La troisième chose que je verrais, c’est que ça nous met aussi en question par rapport à la protection globale dont bénéficient les indépendants et les entreprises. Il est question de deux choses : la première c’est d’avoir une modification de la protection sociale des indépendants. On ne peut pas dire que les indépendants c’est la cinquième roue du carrosse, que c’est une fois qu’on a servi les grosses boîtes, les start-ups et peut être certaines professions. Il faut absolument que l’on démocratise l’action sociale, et que les entreprises aussi – c’est un des sujets en discussion aujourd’hui, mais c’est la création d’un régime de catastrophe sanitaire, qui permet d’accompagner les entreprises pendant ce genre de difficulté, (même si ça reste très compliqué) avec à la fois une réforme des assurances privées mais aussi une réforme de la protection sociale pour les indépendants.

Donc rien de tout ça évidement n’est garanti, mais on peut espérer que cette crise ait créé des prises de conscience à différents niveaux, au niveau de l’État, du consommateur et des compagnies, pour que lorsque cette situation se reproduise, on puisse tous être plus solidaires, plus efficaces pour traverser ce genre de crise.

3. Quelles solutions concrètes selon vous pour accélérer la transition écologique et sociale ?

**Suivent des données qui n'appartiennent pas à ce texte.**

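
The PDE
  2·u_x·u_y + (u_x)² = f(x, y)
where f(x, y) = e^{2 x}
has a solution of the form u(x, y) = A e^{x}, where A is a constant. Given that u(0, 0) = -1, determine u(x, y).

Substitute the ansatz u = A e^{x} into the left-hand side.
Derivatives of the ansatz:
  u_x = A e^{x}
  u_y = 0
Term by term:
  2·u_x·u_y = 0
  (u_x)² = A^{2} e^{2 x}
So the left-hand side equals
  A^{2} e^{2 x}
This must equal f(x, y) = e^{2 x} identically.
Matching coefficients of the independent functions:
  [e^{2 x}]:  A^{2} = 1
These equations allow (A) = (-1) or (1).
Impose the point condition(s):
  u(0, 0) = -1  ⟹  A = -1
Only A = -1 satisfies everything.
Hence u(x, y) = - e^{x}.

Answer: u(x, y) = - e^{x}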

Pour les domaines que je connais, je pense qu’il faut que l’on se mobilise pour avoir une véritable assurance chômage pour les indépendants et qu’on remette à plat de manière générale la protection et le statut des indépendants dans la société, qu’on arrête de les considérer au travers des secteurs d’activité. Aujourd’hui, il y a un droit pour les avocats, un droit pour les artisans, un droit pour les commerçants, un droit pour ceci, un droit pour cela, et ça fait plein de gens qui sont laissés pour compte. Donc je pense que l’on a intérêt à créer plus de protection pour les indépendants. C’est bénéfique à plein d’égards, d’abord les gens qui sont mieux protégés, ça leur permet de prendre plus de risques entrepreneuriaux, parce qu’il savent que, si jamais il leur arrive quelque chose, ils sont soutenus. Et ça permet aussi, dans l’économie dans laquelle on est, de soutenir la demande. Que les gens aient des revenus, ça leur permet de faire vivre le commerce.

Ensuite, la deuxième chose c’est, je l’espère beaucoup, que ça va permettre à plus de gens qui sont dans des territoires locaux ou ruraux, d’avoir plus d’échanges au sein de communautés locales et pouvoir à la fois vivre dans un même endroit et être les clients les uns des autres et pas seulement dépendre des grands géants comme Amazon pour pouvoir faire ses achats etc. Je pense que c’est important d’avoir cette source de commerce local. Et ce que je trouve intéressant, c’est que les indépendants peuvent vraiment être un maillon très important du commerce local, c’est vraiment quelque chose que je soutiens.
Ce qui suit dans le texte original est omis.